Las teorías sobre el origen del Estado y su misión social, desde la ius naturalista en la que creían los filósofos griegos Platón y Aristóteles, hasta las basadas en la estructura social, el conflicto, la familia, la guerra o la imperativa socialización del hombre, la cual es mi preferida, fueron impactadas radicalmente con el pensamiento del liberalismo de la nueva clase social dominante, la burguesía, que trajo debajo del brazo su propio modelo de Estado, su código de poder  y fundó su propia era, la era contemporánea que ya lleva 245 años.

Equilibrado es reconocer que en plano general, el capitalismo llevó a la sociedad universal a los más altos estadios y estándares de vida, progreso y desarrollo material y social sin antecedentes en la historia de la humanidad, mérito especial de lo cual merecen los derechos de primera generación que son los de tipologías civiles y políticos de la primera etapa del llamado constitucionalismo clásico, la etapa de las constituciones francesa y americana del último cuarto del siglo XIX.

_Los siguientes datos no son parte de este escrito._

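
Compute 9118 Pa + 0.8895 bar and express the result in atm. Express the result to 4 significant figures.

0.9679 atmospheres

9118 Pa = 0.0899877 atm and 0.8895 bar = 0.877868 atm.
0.0899877 + 0.877868 ≈ 0.9679 atm.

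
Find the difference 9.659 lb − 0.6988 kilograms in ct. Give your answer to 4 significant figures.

18410 ct

9.659 lb = 21906.2 ct and 0.6988 kg = 3494.00 ct.
21906.2 − 3494.00 ≈ 18410 ct.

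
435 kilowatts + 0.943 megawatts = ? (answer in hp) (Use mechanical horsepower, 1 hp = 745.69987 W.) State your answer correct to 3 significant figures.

1850 horsepower

435 kW = 583.345 hp and 0.943 MW = 1264.58 hp.
583.345 + 1264.58 ≈ 1850 hp.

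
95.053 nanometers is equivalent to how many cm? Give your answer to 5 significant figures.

9.5053 × 10^-6 cm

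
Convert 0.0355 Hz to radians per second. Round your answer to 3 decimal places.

0.223 rad/s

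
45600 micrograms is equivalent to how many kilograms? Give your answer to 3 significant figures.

4.56 × 10^-5 kg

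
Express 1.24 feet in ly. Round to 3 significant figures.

1 ft = 3.22174e-17 ly.
So 1.24 × 3.22174e-17 ≈ 3.99e-17 ly.

3.99e-17 light-years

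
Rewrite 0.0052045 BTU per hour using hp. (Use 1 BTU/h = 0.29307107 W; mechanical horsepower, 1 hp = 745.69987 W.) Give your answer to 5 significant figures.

2.0454 × 10^-6 horsepower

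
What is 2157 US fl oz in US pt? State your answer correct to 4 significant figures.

134.8 US pints

1 US fl oz = 0.0625000 US pints.
Thus 2157 × 0.0625000 ≈ 134.8 US pt.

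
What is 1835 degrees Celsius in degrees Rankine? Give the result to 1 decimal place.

°R = (°C + 273.15) × 9/5.
Applying the formula gives 3794.7 °R.

3794.7 °R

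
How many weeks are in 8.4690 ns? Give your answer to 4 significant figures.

1 ns = 1.65344e-15 weeks.
Thus 8.4690 × 1.65344e-15 ≈ 1.400e-14 wk.

1.400e-14 wk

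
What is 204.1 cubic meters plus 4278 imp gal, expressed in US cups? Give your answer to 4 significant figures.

944900 US cups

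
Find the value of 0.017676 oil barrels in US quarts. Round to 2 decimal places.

1 oil barrel = 168.000 US qt.
So 0.017676 × 168.000 ≈ 2.97 US qt.

2.97 US qt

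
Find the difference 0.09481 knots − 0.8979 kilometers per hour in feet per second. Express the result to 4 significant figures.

0.09481 kn = 0.160021 ft/s and 0.8979 km/h = 0.818296 ft/s.
0.160021 − 0.818296 ≈ -0.6583 ft/s.

-0.6583 ft/s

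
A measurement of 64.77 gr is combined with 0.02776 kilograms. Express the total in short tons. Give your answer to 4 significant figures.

64.77 gr = 4.62643e-6 short ton and 0.02776 kg = 3.06002e-5 short ton.
4.62643e-6 + 3.06002e-5 ≈ 3.523e-5 short ton.

3.523e-5 short ton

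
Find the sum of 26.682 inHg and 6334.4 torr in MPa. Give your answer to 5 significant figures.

0.93487 megapascals

26.682 inHg = 0.0903556 MPa and 6334.4 torr = 0.844517 MPa.
0.0903556 + 0.844517 ≈ 0.93487 MPa.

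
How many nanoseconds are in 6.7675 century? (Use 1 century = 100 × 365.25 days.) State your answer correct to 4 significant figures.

1 century = 3.15576 × 10^18 ns.
Thus 6.7675 × 3.15576 × 10^18 ≈ 2.136 × 10^19 ns.

2.136 × 10^19 nanoseconds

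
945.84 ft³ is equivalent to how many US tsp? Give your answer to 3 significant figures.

1 ft³ = 5745.04 US tsp.
Thus 945.84 × 5745.04 ≈ 5.43e+6 US tsp.

5.43e+6 US teaspoons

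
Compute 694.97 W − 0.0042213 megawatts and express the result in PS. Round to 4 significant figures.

694.97 W = 0.944896 PS and 0.0042213 MW = 5.73937 PS.
0.944896 − 5.73937 ≈ -4.794 PS.

-4.794 PS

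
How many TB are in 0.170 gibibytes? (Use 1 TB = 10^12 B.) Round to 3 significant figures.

0.000183 TB

1 gibibyte = 0.00107374 TB.
So 0.170 × 0.00107374 ≈ 0.000183 TB.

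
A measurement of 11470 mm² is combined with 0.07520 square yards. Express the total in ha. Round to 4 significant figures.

11470 mm² = 1.14700e-6 ha and 0.07520 yd² = 6.28768e-6 ha.
1.14700e-6 + 6.28768e-6 ≈ 7.435e-6 ha.

7.435e-6 ha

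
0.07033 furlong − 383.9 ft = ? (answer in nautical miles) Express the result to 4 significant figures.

-0.05554 nautical miles

0.07033 furlong = 0.00763939 nmi and 383.9 ft = 0.0631818 nmi.
0.00763939 − 0.0631818 ≈ -0.05554 nmi.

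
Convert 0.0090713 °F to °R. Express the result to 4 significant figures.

459.7 degrees Rankine

°R = °F + 459.67.
Applying the formula gives 459.7 °R.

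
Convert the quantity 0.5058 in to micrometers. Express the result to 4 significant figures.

12850 μm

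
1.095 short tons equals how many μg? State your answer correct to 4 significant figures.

1 short ton = 9.07185 × 10^11 μg.
Then 1.095 × 9.07185 × 10^11 ≈ 9.934 × 10^11 μg.

9.934 × 10^11 μg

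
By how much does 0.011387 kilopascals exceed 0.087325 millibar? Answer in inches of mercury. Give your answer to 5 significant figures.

0.011387 kPa = 0.00336258 inHg and 0.087325 mbar = 0.00257871 inHg.
0.00336258 − 0.00257871 ≈ 0.00078387 inHg.

0.00078387 inHg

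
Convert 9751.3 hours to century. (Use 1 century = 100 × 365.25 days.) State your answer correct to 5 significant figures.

0.011124 century

1 hour = 1.14077e-6 centuries.
Then 9751.3 × 1.14077e-6 ≈ 0.011124 century.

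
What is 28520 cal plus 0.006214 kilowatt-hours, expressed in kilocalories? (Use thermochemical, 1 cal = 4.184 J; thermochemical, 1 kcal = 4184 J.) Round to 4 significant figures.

28520 cal = 28.5200 kcal and 0.006214 kWh = 5.34665 kcal.
28.5200 + 5.34665 ≈ 33.87 kcal.

33.87 kcal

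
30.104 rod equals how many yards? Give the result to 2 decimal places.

1 rod = 5.50000 yd.
So 30.104 × 5.50000 ≈ 165.57 yd.

165.57 yd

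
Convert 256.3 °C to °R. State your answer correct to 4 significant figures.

953.0 °R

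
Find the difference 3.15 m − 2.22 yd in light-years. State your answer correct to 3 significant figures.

1.18e-16 ly

3.15 m = 3.32955e-16 ly and 2.22 yd = 2.14568e-16 ly.
3.32955e-16 − 2.14568e-16 ≈ 1.18e-16 ly.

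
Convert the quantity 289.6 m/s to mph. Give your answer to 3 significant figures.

648 mph

1 m/s = 2.23694 mph.
289.6 × 2.23694 ≈ 648 mph.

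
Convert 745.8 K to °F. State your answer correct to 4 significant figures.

882.8 degrees Fahrenheit

K = (°F + 459.67) × 5/9.
Applying the formula gives 882.8 °F.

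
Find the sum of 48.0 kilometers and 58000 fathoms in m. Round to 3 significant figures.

154000 m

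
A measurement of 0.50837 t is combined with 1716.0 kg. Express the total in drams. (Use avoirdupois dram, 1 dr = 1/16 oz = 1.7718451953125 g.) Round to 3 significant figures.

0.50837 t = 286916 dr and 1716.0 kg = 968482 dr.
286916 + 968482 ≈ 1.26 × 10^6 dr.

1.26 × 10^6 drams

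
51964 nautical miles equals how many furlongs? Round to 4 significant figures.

478400 furlongs

1 nmi = 9.20624 furlong.
Thus 51964 × 9.20624 ≈ 478400 furlong.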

Pero también, como dictamen filosófico de la unidad de contrarios, la nueva clase social, trajo consigo su antítesis, la clase obrera o como le llama el marxismo, el proletariado, destinado a ser el receptor de la desigualdad social, la miseria y la pobreza material que con el tiempo incubaría el nuevo modo de producción capitalista, por su naturaleza genética de acumulación originaria de capital, la reproducción agresiva del mismo y la concentración de las riquezas.

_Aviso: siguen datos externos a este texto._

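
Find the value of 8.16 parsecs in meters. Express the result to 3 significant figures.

2.52e+17 meters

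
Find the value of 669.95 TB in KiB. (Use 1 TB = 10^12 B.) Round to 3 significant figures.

6.54 × 10^11 kibibytes

1 TB = 9.765625 × 10^8 KiB.
Then 669.95 × 9.765625 × 10^8 ≈ 6.54 × 10^11 KiB.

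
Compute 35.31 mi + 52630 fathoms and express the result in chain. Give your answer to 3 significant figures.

35.31 mi = 2824.80 chain and 52630 fathom = 4784.55 chain.
2824.80 + 4784.55 ≈ 7610 chain.

7610 chains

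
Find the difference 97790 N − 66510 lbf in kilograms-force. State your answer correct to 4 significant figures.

-20200 kgf

97790 N = 9971.80 kgf and 66510 lbf = 30168.4 kgf.
9971.80 − 30168.4 ≈ -20200 kgf.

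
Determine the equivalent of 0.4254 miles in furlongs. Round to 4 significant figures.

1 mi = 8.00000 furlong.
So 0.4254 × 8.00000 ≈ 3.403 furlong.

3.403 furlongs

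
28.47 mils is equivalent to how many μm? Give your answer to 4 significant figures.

1 mil = 25.4000 μm.
Then 28.47 × 25.4000 ≈ 723.1 μm.

723.1 μm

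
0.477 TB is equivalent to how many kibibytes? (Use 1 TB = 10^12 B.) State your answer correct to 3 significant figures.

1 TB = 9.765625 × 10^8 KiB.
0.477 × 9.765625 × 10^8 ≈ 4.66 × 10^8 KiB.

4.66 × 10^8 KiB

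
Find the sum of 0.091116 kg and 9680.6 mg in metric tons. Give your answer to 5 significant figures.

0.00010080 metric tons

0.091116 kg = 9.11160 × 10^-5 t and 9680.6 mg = 9.68060 × 10^-6 t.
9.11160 × 10^-5 + 9.68060 × 10^-6 ≈ 0.00010080 t.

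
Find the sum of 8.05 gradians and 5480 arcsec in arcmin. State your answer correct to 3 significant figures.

526 arcmin

8.05 grad = 434.700 arcmin and 5480 arcsec = 91.3333 arcmin.
434.700 + 91.3333 ≈ 526 arcmin.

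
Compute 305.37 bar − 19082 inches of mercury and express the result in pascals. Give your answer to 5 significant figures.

-3.4082e+7 Pa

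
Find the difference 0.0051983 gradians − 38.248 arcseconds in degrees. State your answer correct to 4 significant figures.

-0.005946 °

0.0051983 grad = 0.00467847 ° and 38.248 arcsec = 0.0106244 °.
0.00467847 − 0.0106244 ≈ -0.005946 °.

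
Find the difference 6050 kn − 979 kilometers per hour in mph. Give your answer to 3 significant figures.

6350 miles per hour

6050 kn = 6962.22 mph and 979 km/h = 608.322 mph.
6962.22 − 608.322 ≈ 6350 mph.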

“Cada régimen lleva en su seno el germen de su autodestrucción”, escribió el prolífico historiador griego Polibio, fiel a su teoría conocida como la anaciclosis. Con apego a su pensamiento, la tolerancia del lector y la especulación como presunción, si pudiéramos retrotraernos a la Era Antigua, Polibio diría que la concentración de las riquezas, es el germen que amenaza con destruir el régimen capitalista, aunque es impresionante su capacidad de mutación recicladora.

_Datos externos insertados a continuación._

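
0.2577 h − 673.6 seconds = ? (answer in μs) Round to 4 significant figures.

2.541e+8 microseconds

0.2577 h = 9.27720e+8 μs and 673.6 s = 6.73600e+8 μs.
9.27720e+8 − 6.73600e+8 ≈ 2.541e+8 μs.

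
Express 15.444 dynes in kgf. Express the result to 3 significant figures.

1.57e-5 kgf

1 dyn = 1.01972e-6 kilograms-force.
Thus 15.444 × 1.01972e-6 ≈ 1.57e-5 kgf.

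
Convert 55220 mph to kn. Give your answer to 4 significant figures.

47980 knots

1 mph = 0.868976 knots.
Thus 55220 × 0.868976 ≈ 47980 kn.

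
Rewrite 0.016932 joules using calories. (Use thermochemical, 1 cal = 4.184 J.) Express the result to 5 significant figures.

1 joule = 0.239006 calories.
Then 0.016932 × 0.239006 ≈ 0.0040468 cal.

0.0040468 cal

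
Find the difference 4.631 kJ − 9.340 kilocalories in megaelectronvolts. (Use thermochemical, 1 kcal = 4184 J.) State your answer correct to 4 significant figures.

4.631 kJ = 2.89044 × 10^16 MeV and 9.340 kcal = 2.43909 × 10^17 MeV.
2.89044 × 10^16 − 2.43909 × 10^17 ≈ -2.150 × 10^17 MeV.

-2.150 × 10^17 megaelectronvolts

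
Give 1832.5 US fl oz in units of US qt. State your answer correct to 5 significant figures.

1 US fluid ounce = 0.0312500 US qt.
Thus 1832.5 × 0.0312500 ≈ 57.266 US qt.

57.266 US qt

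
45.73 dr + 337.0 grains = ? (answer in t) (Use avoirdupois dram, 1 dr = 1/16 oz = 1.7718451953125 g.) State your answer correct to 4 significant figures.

45.73 dr = 8.10265e-5 t and 337.0 gr = 2.18372e-5 t.
8.10265e-5 + 2.18372e-5 ≈ 0.0001029 t.

0.0001029 metric tons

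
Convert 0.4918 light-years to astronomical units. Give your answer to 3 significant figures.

31100 astronomical units

1 light-year = 63241.1 astronomical units.
So 0.4918 × 63241.1 ≈ 31100 au.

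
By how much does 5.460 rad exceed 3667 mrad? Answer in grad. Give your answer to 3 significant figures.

5.460 rad = 347.594 grad and 3667 mrad = 233.448 grad.
347.594 − 233.448 ≈ 114 grad.

114 gradians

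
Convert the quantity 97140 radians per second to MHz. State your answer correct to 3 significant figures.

1 radian per second = 1.59155 × 10^-7 MHz.
Then 97140 × 1.59155 × 10^-7 ≈ 0.0155 MHz.

0.0155 megahertz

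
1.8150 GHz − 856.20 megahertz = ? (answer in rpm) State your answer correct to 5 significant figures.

1.8150 GHz = 1.08900 × 10^11 rpm and 856.20 MHz = 5.13720 × 10^10 rpm.
1.08900 × 10^11 − 5.13720 × 10^10 ≈ 5.7528 × 10^10 rpm.

5.7528 × 10^10 revolutions per minute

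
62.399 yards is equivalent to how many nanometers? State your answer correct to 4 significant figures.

1 yard = 9.14400e+8 nanometers.
So 62.399 × 9.14400e+8 ≈ 5.706e+10 nm.

5.706e+10 nanometers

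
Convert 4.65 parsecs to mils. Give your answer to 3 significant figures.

1 pc = 1.21483e+21 mil.
4.65 × 1.21483e+21 ≈ 5.65e+21 mil.

5.65e+21 mils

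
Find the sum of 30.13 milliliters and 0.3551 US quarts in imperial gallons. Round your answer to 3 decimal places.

30.13 mL = 0.00662767 imp gal and 0.3551 US qt = 0.0739207 imp gal.
0.00662767 + 0.0739207 ≈ 0.081 imp gal.

0.081 imp gal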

Este “germen” prohijador pródigo de desigualdad social, en el primer cuarto del siglo XX, generó el primer gran fracaso del pensamiento liberal contra la misión social del Estado de la era contemporánea o el Estado del capitalismo, misión imposible de realizar sin facultad constitucional de ente interventor y regulador del sistema económico, financiero y productivo de las naciones, fueros que pretendía reducir a ínfima expresión el liberalismo primario.

La razón fue que en apenas 50 años, sumatoria del último cuarto del siglo XIX y primer cuarto del siglo XX, la imberbe bonanza capitalista comenzó a sentir la enorme deuda de la desigualdad social.